Sunlight can only penetrate the water by diffusion when the sun is at 30° to either side of the vertical, the angle of total reflection, and of course the light must be able to penetrate directly into the water to a certain extent in order to take photographs. Similarly, if the surface of the water is disturbed, the light will be too fragmented, even if there is a sufficient amount, to give results which are anything other than strange. We know now that after passing through an intense twilight blue, light fades away at a depth of between 500 and 600 metres. But well before this depth, there is not enough light to expose photographic plates or to allow aquatic flora to grow.

Of course, at the depths we are talking about here, we can always rely on the light. The smaller the photographic (or cinematographic) format used, the greater the amount of light that will be condensed for the same shot.

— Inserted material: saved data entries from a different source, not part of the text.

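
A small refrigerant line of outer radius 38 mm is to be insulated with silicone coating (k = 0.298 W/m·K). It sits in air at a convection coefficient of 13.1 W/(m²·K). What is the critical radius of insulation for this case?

r_cr ≈ 22.7 mm

For a cylinder r_cr = k/h = 0.298/13.1
r_cr = 22.7 mm; since the bare radius (38 mm) is above r_cr, any added insulation will reduce heat loss.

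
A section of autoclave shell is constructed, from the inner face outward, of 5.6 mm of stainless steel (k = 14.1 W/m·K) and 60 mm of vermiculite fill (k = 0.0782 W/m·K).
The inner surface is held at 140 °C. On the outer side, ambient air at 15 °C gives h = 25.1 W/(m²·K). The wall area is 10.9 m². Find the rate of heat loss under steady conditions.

Thermal resistances in series:
R_stainless steel = L/(kA) = 0.0056/(14.1×10.9) = 3.644×10^-5 K/W
R_vermiculite fill = L/(kA) = 0.06/(0.0782×10.9) = 0.07039 K/W
R_outer film = 1/(h_o·A) = 1/(25.1×10.9) = 0.003655 K/W
R_total = 0.07408 K/W
Q = ΔT / R_total = 125 / 0.07408

Q ≈ 1690 W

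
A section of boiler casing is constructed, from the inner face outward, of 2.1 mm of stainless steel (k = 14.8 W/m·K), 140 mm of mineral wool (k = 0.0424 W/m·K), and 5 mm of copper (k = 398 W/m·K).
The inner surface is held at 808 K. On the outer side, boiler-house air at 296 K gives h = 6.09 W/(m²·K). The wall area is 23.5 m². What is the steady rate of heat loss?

Q ≈ 3470 W

Using the resistance-network approach (series):
R_stainless steel = L/(kA) = 0.0021/(14.8×23.5) = 6.038×10^-6 K/W
R_mineral wool = L/(kA) = 0.14/(0.0424×23.5) = 0.1405 K/W
R_copper = L/(kA) = 0.005/(398×23.5) = 5.346×10^-7 K/W
R_outer film = 1/(h_o·A) = 1/(6.09×23.5) = 0.006987 K/W
R_total = 0.1475 K/W
Q = ΔT / R_total = 512 / 0.1475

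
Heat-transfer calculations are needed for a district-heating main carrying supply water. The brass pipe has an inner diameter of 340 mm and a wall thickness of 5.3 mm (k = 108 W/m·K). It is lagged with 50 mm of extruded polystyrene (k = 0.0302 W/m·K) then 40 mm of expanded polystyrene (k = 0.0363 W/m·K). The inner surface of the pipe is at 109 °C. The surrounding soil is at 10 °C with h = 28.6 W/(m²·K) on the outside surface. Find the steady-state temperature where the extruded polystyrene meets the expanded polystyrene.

T ≈ 45.4 °C

Per-layer cylindrical resistances, series-summed:
R_brass pipe wall = ln(175.3/170)/(2π×108×1) = 4.524×10^-5 K/W
R_extruded polystyrene = ln(225.3/175.3)/(2π×0.0302×1) = 1.322 K/W
R_expanded polystyrene = ln(265.3/225.3)/(2π×0.0363×1) = 0.7165 K/W
R_outer film = 1/(h_o·2πr_oL) = 1/(28.6×2π×0.2653×1) = 0.02098 K/W
R_total = 2.06 K/W
Q = ΔT/R_total = 99/2.06
Q = 48.1 W/m
T_interface = T_inner − Q·ΣR(inner→interface) = 109 − 48.1×1.322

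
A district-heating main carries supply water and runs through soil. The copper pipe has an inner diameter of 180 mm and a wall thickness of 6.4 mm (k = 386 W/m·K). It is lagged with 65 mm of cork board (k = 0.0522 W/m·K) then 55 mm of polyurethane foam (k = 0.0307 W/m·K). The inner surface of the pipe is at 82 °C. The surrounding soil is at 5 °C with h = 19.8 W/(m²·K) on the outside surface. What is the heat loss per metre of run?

q′ ≈ 24.6 W/m

Radial resistances (cylindrical: R_cond = ln(r_o/r_i)/(2πkL), R_conv = 1/(h·2πrL)):
R_copper pipe wall = ln(96.4/90)/(2π×386×1) = 2.832×10^-5 K/W
R_cork board = ln(161.4/96.4)/(2π×0.0522×1) = 1.571 K/W
R_polyurethane foam = ln(216.4/161.4)/(2π×0.0307×1) = 1.52 K/W
R_outer film = 1/(h_o·2πr_oL) = 1/(19.8×2π×0.2164×1) = 0.03714 K/W
R_total = 3.129 K/W
Q = ΔT/R_total = 77/3.129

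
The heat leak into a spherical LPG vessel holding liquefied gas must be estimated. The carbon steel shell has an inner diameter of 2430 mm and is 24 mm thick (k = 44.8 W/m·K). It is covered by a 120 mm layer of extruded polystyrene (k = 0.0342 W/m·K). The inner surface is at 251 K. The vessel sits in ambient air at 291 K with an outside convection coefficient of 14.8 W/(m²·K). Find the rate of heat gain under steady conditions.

Q ≈ 237 W

Each spherical layer contributes R = (1/r_i − 1/r_o)/(4πk):
R_carbon steel shell = (1/1.215 − 1/1.239)/(4π×44.8) = 2.832×10^-5 K/W
R_extruded polystyrene = (1/1.239 − 1/1.359)/(4π×0.0342) = 0.1658 K/W
R_outer film = 1/(h·4πr_o²) = 1/(14.8×4π×1.359²) = 0.002911 K/W
R_total = 0.1688 K/W
Q = ΔT/R_total = 40/0.1688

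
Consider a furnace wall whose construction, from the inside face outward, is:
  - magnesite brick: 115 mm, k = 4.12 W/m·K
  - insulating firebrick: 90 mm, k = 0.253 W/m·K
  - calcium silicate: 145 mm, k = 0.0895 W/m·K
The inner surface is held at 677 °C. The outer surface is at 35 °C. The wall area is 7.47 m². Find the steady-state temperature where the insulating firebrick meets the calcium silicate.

T ≈ 554 °C

Thermal resistances in series:
R_magnesite brick = L/(kA) = 0.115/(4.12×7.47) = 0.003737 K/W
R_insulating firebrick = L/(kA) = 0.09/(0.253×7.47) = 0.04762 K/W
R_calcium silicate = L/(kA) = 0.145/(0.0895×7.47) = 0.2169 K/W
R_total = 0.2682 K/W;  Q = ΔT/R_total = 642/0.2682 = 2393 W
T_interface = T_inner − Q·ΣR(inner→interface) = 677 − 2390×0.05136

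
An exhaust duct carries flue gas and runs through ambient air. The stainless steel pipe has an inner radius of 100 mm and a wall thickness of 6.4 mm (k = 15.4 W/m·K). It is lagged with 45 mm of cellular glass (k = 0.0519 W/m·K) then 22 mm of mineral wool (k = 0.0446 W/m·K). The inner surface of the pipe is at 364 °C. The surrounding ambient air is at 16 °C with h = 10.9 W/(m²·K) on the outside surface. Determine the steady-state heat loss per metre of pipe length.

For a radial system each layer contributes R = ln(r_out/r_in)/(2πkL); films add R = 1/(hA).
R_stainless steel pipe wall = ln(106.4/100)/(2π×15.4×1) = 6.411×10^-4 K/W
R_cellular glass = ln(151.4/106.4)/(2π×0.0519×1) = 1.082 K/W
R_mineral wool = ln(173.4/151.4)/(2π×0.0446×1) = 0.4842 K/W
R_outer film = 1/(h_o·2πr_oL) = 1/(10.9×2π×0.1734×1) = 0.08421 K/W
R_total = 1.651 K/W
Q = ΔT/R_total = 348/1.651

q′ ≈ 211 W/m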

There is an advantage therefore in using reduced formats which can always be enlarged when they are projected; the limits of this enlargement depends on the grain of the film, but the grain is becoming finer and finer as the technique is developed, and besides, film enthusiasts do not tend to screen their films to large audiences in large theatres requiring powerful enlargement.

There is another advantage in filming in reduced format, and this is that, all conditions being otherwise equal, the focal point of the lens will be shorter, which gives a closer infinity point. Reduced format (16mm, 9.5 mm and 8mm) will therefore always have enough light and will always be in focus. The same is not true for professional format (35mm in cinema); the photographer has a difficult job because to obtain photographs of the quality possible in an aquarium it is necessary to adjust the focus constantly and use 8000 watts of light for every cubic metre of water… This can only be achieved by installing sources of electricity underwater, and these are tricky to insulate and heat, and can disturb the sea creatures.

These creatures (except for seahorses – fish which are too slow and majestic to flee) will be thrown into panic by the excessive light. Even assuming that we have sufficient light and that it can be easily controlled and focused, there remains the question of focusing the camera; this is almost impossible to do when the camera is submerged; rather it has to be set to a given focus beforehand.

So how do we take these shots?

In order to stir up the desire to dive as well as to film, we can start by using a simple periscopic box (with two mirrors at 45°, one below the water level and the other above). A camera placed behind the mirror which is above the water will see everything happening underwater just as if it were itself submerged. Just like with a camera looking through a glass box forming the bottom of a boat, we can adjust the camera out of the water and focus it easily. But then, when we get more demanding and want to dive with the camera, it has to be encased in a watertight box with a window in front of the lens and a shade to eliminate the shimmer of diffused light. Rubber gloves hermetically seal holes which have been cut in the box to allow access to the essential camera controls. A thick foam rubber provides a waterproof seal between two metal plates so that sea water or chlorine in swimming pools, or water in general, cannot corrode the equipment. In order to remove the camera, or put it back in, you lift the shutter plate after removing thes bolts from the seal.

It is still not possible to focus the lens when the camera is submerged – it has to be focused on dry land, taking account of the fact that objects underwater appear a certain proportion closer both to the eye and the lens, and seem for example to be 2m 20 away when in reality they are 3m away. But once we are familiar with this law, we can really begin to control underwater photography.